December Rain
By X-wing Day
Slowly, and with a grace I was assured I'd inherited from my father, I slung out of the house and onto the rain soaked streets of London. There was really no reason for my stealth, as I now lived alone in my one bedroom flat. Still, it was one of those odd nights when I felt as if I was pulled by some greater power. The night was cold and the air felt heavy in my airways even as I took my first steps down the darken alleys near my home. A heavy cloak and hood protected me from the slowly increasing rain, it's pounding rhythm eating away at the uneasy in my mind. It was fall, and for some reason I attached this time of year to them.

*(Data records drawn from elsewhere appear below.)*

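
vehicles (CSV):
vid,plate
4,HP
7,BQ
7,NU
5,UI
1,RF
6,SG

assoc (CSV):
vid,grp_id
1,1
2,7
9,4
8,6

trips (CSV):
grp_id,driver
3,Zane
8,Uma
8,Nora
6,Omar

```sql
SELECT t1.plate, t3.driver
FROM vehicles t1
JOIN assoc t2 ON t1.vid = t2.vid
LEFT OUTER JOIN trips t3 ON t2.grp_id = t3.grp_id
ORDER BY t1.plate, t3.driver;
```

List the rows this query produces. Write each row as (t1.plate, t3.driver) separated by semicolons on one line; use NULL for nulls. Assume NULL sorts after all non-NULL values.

Step 1 — t1 INNER JOIN t2 on vid → 1 row(s).
Then LEFT JOIN `trips t3` on grp_id: each of those 1 rows is kept; rows whose t2.grp_id has no match in t3 get NULL for t3's columns.

(RF, NULL)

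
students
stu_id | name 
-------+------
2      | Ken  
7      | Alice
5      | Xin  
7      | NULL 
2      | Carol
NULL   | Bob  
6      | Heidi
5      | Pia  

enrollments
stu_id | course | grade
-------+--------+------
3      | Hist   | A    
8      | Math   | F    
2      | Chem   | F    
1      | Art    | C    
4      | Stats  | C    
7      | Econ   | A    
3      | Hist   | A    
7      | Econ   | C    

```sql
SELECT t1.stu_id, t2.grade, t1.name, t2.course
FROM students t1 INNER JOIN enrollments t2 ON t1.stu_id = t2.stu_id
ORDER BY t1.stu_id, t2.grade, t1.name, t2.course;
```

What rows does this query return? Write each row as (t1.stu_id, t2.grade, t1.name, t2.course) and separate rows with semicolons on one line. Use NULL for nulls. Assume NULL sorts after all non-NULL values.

(2, F, Carol, Chem); (2, F, Ken, Chem); (7, A, Alice, Econ); (7, A, NULL, Econ); (7, C, Alice, Econ); (7, C, NULL, Econ)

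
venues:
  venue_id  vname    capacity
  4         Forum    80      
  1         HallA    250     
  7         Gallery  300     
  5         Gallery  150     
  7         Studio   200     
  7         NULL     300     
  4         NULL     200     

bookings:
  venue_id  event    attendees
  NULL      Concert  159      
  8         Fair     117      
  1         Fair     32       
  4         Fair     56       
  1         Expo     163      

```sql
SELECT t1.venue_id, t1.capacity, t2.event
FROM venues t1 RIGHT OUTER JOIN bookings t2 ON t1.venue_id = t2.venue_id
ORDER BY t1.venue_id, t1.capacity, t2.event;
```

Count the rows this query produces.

6

RIGHT JOIN keeps every row from `bookings`; unmatched rows get NULL for `venues`'s columns.
Matching on t1.venue_id = t2.venue_id. A NULL in a compared column never satisfies the condition.
- venue_id=4: 1 matching t2 row(s), so 1 row(s) emitted.
- venue_id=1: 2 matching t2 row(s), so 2 row(s) emitted.
- venue_id=7: no matching t2 row.
- venue_id=5: no matching t2 row.
- venue_id=7: no matching t2 row.
- venue_id=7: no matching t2 row.
- venue_id=4: 1 matching t2 row(s), so 1 row(s) emitted.
- 2 row(s) from t2 found no t1 partner → padded with NULL.
Total: 4 matched + 2 padded = 6 rows.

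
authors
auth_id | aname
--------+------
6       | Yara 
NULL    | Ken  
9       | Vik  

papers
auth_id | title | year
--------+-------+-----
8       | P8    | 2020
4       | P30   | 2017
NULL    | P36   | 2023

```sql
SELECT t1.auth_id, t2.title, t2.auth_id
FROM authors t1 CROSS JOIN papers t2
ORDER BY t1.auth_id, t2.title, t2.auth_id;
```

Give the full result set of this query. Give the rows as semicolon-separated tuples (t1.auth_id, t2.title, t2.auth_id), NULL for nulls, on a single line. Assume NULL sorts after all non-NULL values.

CROSS JOIN pairs every row of `authors` with every row of `papers`: 3 × 3 = 9 rows.
After projecting and ordering:
t1.auth_id | t2.title | t2.auth_id
6 | P30 | 4
6 | P36 | NULL
6 | P8 | 8
9 | P30 | 4
9 | P36 | NULL
9 | P8 | 8
NULL | P30 | 4
NULL | P36 | NULL
NULL | P8 | 8

(6, P30, 4); (6, P36, NULL); (6, P8, 8); (9, P30, 4); (9, P36, NULL); (9, P8, 8); (NULL, P30, 4); (NULL, P36, NULL); (NULL, P8, 8)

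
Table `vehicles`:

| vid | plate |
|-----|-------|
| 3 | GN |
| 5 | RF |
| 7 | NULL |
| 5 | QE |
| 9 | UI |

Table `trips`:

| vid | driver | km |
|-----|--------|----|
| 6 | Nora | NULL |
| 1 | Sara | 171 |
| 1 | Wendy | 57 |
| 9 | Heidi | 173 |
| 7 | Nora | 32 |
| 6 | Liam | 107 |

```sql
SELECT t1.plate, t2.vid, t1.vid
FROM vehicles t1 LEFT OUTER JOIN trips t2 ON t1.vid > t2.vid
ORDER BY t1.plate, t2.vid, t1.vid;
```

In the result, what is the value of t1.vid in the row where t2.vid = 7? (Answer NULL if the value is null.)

LEFT JOIN keeps every row from `vehicles`; unmatched rows get NULL for `trips`'s columns.
Matching on t1.vid > t2.vid.
Matched pairs: 15; unmatched t1 rows kept: 0.

9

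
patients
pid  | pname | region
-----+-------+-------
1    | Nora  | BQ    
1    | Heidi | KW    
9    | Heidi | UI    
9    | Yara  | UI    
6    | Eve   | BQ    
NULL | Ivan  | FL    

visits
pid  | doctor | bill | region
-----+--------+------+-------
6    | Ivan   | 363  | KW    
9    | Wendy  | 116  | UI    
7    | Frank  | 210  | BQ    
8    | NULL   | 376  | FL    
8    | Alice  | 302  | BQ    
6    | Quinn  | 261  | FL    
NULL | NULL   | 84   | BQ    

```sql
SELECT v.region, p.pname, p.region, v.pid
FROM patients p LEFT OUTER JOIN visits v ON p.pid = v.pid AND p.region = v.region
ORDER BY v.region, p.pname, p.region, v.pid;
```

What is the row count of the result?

LEFT JOIN keeps every row from `patients`; unmatched rows get NULL for `visits`'s columns.
Matching on p.pid = v.pid AND p.region = v.region. A NULL in a compared column never satisfies the condition.
- pid=1, region=BQ: no v row matches, row kept with v columns NULL.
- pid=1, region=KW: no v row matches, row kept with v columns NULL.
- pid=9, region=UI: 1 matching v row(s), so 1 row(s) emitted.
- pid=9, region=UI: 1 matching v row(s), so 1 row(s) emitted.
- pid=6, region=BQ: no v row matches, row kept with v columns NULL.
- pid=NULL, region=FL: no v row matches, row kept with v columns NULL.
Total: 2 matched + 4 padded = 6 rows.

6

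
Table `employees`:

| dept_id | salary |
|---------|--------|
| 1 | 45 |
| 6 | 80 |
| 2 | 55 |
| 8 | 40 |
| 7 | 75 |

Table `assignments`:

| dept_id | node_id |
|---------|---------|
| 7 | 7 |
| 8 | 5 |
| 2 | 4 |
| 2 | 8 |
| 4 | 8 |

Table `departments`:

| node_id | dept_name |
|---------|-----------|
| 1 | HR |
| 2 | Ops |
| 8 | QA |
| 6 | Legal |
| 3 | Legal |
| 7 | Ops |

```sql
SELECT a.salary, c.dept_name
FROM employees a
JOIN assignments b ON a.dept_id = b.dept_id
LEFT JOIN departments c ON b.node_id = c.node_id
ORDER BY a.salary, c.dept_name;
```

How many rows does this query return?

4

Step 1 — a INNER JOIN b on dept_id → 4 row(s).
Then LEFT JOIN `departments c` on node_id: each of those 4 rows is kept; rows whose b.node_id has no match in c get NULL for c's columns.
Result: 4 row(s).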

Images of a couple I almost felt I'd never met rose to mind. Somehow, though I was so young when they died, I could still remember my father's laugh. I could feel in some odd way my mother's arm around me. And it was on these dark rainy nights, when no one could see me, that I felt their loss the most. A single tear escaped and I tore off my hood, allowing the rain to pour down through my hair and across my face. The water felt cool as it hit my head, yet so warm as it gently slid across my face and finally dripped off my chin. These moments, walking alone in the rain, they were my peace. They were something I could not truly explain.
On a whim I pulled off my heavy cloak, tossing it onto the ground and not looking at it twice. I took off running as fast I could, cutting around a corner and onto a deserted street. I managed it well until I reached a park, finally losing my footing and falling to slide across the grass flat on my back. I couldn't hold in the laugh as I lay there and shut my eyes against the falling rain. I felt as if it was cleansing me, washing away any of the stress I hid from those I loved and leaving nothing but a peaceful calm in it's wake. I knew, in some strange and indirect way, that moments like this were what my parents had died for. That they would have wished my life to be peaceful and happy, and not filled with the same struggles they had faced.

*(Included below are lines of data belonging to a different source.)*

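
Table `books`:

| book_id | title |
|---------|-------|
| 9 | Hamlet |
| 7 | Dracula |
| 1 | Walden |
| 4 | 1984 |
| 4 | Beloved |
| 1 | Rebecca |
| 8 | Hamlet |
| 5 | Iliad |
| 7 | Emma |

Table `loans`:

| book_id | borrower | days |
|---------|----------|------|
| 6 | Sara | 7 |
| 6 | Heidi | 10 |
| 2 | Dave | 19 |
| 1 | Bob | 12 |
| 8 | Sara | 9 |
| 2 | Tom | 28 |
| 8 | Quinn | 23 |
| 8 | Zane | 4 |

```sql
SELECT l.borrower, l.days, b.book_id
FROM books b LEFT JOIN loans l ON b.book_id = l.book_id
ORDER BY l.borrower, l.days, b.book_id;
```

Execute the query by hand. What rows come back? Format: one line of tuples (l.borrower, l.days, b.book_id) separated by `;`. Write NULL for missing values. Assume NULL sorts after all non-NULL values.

LEFT JOIN keeps every row from `books`; unmatched rows get NULL for `loans`'s columns.
Matching on b.book_id = l.book_id.
- b row (book_id=9): no match → kept, l columns NULL.
- b row (book_id=7): no match → kept, l columns NULL.
- b row (book_id=1): matches 1 l row(s) → 1 output row(s).
- b row (book_id=4): no match → kept, l columns NULL.
- b row (book_id=4): no match → kept, l columns NULL.
- b row (book_id=1): matches 1 l row(s) → 1 output row(s).
- b row (book_id=8): matches 3 l row(s) → 3 output row(s).
- b row (book_id=5): no match → kept, l columns NULL.
- b row (book_id=7): no match → kept, l columns NULL.

(Bob, 12, 1); (Bob, 12, 1); (Quinn, 23, 8); (Sara, 9, 8); (Zane, 4, 8); (NULL, NULL, 4); (NULL, NULL, 4); (NULL, NULL, 5); (NULL, NULL, 7); (NULL, NULL, 7); (NULL, NULL, 9)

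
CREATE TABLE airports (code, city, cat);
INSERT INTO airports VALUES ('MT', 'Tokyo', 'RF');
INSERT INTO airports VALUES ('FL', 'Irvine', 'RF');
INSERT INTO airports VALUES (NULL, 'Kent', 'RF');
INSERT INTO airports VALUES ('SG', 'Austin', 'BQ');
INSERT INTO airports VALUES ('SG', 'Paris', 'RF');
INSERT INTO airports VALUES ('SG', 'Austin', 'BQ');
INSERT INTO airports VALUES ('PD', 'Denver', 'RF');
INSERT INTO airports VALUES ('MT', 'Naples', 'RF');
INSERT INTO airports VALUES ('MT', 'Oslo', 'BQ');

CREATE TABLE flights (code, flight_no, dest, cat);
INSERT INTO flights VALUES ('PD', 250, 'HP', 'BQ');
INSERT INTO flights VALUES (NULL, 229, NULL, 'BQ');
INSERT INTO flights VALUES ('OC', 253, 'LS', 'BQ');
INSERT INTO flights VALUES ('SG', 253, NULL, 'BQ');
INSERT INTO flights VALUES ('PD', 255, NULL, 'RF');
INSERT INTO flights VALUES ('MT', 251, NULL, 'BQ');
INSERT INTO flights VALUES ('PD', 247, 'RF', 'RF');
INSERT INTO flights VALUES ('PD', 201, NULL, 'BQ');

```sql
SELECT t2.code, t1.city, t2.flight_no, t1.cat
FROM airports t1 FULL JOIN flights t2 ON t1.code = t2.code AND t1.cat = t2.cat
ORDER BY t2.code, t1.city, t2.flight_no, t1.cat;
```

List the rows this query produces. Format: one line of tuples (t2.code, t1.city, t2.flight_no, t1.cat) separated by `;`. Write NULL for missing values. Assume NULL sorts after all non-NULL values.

FULL OUTER JOIN keeps every row from both sides; unmatched rows get NULL for the other side's columns.
Matching on t1.code = t2.code AND t1.cat = t2.cat. A NULL in a compared column never satisfies the condition.
Matched pairs: 5; unmatched t1 rows kept: 5; unmatched t2 rows kept: 4.

(MT, Oslo, 251, BQ); (OC, NULL, 253, NULL); (PD, Denver, 247, RF); (PD, Denver, 255, RF); (PD, NULL, 201, NULL); (PD, NULL, 250, NULL); (SG, Austin, 253, BQ); (SG, Austin, 253, BQ); (NULL, Irvine, NULL, RF); (NULL, Kent, NULL, RF); (NULL, Naples, NULL, RF); (NULL, Paris, NULL, RF); (NULL, Tokyo, NULL, RF); (NULL, NULL, 229, NULL)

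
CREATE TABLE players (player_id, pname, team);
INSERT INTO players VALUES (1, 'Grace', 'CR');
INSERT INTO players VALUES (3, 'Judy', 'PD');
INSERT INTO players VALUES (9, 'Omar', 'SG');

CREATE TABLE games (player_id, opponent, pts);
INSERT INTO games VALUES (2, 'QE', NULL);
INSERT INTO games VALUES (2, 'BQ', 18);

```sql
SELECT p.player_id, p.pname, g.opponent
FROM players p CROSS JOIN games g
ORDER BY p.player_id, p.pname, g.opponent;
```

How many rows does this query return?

CROSS JOIN pairs every row of `players` with every row of `games`: 3 × 2 = 6 rows.

6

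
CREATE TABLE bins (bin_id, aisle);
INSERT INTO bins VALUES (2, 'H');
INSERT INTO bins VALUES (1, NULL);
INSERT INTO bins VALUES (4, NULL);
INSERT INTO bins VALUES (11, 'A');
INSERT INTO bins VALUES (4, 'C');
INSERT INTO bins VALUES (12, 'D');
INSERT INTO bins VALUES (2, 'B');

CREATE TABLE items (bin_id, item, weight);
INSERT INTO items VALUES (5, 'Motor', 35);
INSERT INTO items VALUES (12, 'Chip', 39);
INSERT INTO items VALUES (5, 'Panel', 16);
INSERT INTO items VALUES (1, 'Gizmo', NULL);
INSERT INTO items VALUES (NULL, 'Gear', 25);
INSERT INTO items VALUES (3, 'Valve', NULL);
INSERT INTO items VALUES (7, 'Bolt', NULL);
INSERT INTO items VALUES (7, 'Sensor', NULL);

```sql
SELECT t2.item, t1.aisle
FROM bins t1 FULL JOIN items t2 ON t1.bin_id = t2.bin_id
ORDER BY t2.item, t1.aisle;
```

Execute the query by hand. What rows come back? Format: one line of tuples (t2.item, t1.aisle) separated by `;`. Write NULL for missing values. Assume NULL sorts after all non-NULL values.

(Bolt, NULL); (Chip, D); (Gear, NULL); (Gizmo, NULL); (Motor, NULL); (Panel, NULL); (Sensor, NULL); (Valve, NULL); (NULL, A); (NULL, B); (NULL, C); (NULL, H); (NULL, NULL)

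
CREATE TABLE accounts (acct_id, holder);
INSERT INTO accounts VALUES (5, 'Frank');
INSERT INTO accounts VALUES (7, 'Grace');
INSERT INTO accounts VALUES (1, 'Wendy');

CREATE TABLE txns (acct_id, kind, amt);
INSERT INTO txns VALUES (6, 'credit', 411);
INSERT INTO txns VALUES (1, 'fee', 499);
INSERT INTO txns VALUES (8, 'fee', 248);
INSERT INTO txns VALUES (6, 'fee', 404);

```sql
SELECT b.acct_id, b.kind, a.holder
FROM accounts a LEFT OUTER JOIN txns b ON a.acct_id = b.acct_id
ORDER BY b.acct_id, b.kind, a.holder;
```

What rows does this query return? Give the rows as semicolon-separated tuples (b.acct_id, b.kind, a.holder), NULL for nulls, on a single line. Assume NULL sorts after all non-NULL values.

LEFT JOIN keeps every row from `accounts`; unmatched rows get NULL for `txns`'s columns.
Matching on a.acct_id = b.acct_id.
- acct_id=5: no b row matches, row kept with b columns NULL.
- acct_id=7: no b row matches, row kept with b columns NULL.
- acct_id=1: 1 matching b row(s), so 1 row(s) emitted.
After projecting and ordering:
b.acct_id | b.kind | a.holder
1 | fee | Wendy
NULL | NULL | Frank
NULL | NULL | Grace

(1, fee, Wendy); (NULL, NULL, Frank); (NULL, NULL, Grace)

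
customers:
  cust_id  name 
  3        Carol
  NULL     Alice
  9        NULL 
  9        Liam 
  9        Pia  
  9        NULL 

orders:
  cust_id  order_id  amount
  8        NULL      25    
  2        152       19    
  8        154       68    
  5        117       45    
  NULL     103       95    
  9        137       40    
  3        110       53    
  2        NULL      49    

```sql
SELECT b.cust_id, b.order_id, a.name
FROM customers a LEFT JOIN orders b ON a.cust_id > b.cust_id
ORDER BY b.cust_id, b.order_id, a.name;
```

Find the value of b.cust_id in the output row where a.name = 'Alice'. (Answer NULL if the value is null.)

NULL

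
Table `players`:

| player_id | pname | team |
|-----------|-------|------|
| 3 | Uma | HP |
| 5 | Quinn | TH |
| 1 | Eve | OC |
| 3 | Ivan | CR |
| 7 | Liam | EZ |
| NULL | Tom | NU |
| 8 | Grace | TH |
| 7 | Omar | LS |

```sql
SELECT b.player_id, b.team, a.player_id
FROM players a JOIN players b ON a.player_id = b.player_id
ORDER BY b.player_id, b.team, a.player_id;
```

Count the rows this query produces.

11

INNER JOIN keeps only pairs where the ON condition holds.
Matching on a.player_id = b.player_id. A NULL in a compared column never satisfies the condition.
Matched pairs: 11.
Total: 11 rows.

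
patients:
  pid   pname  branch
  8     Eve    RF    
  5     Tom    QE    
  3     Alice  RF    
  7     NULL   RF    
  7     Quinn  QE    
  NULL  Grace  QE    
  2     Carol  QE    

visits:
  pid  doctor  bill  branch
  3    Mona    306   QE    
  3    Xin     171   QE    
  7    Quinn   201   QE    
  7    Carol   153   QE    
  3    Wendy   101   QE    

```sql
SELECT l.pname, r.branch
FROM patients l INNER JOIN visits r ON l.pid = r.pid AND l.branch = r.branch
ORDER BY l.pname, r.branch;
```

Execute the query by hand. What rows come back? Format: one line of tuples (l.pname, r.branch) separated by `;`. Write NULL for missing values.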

I felt as if I were burning from the inside and the logical part of my mind told me to get out of the rain. Told me that I was not a child and could not stay in this state for hours just to bugger off some classes the next day from the resulting cold. No, I was of age and should be a responsible young wizard they could be proud of. However, as the smirk crawled across my face, I could imagine them. Somehow, imaginary or not, the image of Remus and Nymphadora Lupin dancing in a park under the rain drenched sky just felt like it would have fit.
Slowly, I sat up and took one last deep breath of the damp night air. The smell of wet grass and soaked concrete always had an oddly comforting feel. On a impulse I tugged a picture from my pocket, a rare one that I always kept with me. My parents images smiled up at me and waved from the snap shot.
"Thank you." I whispered to them before slowly making my way back to my flat.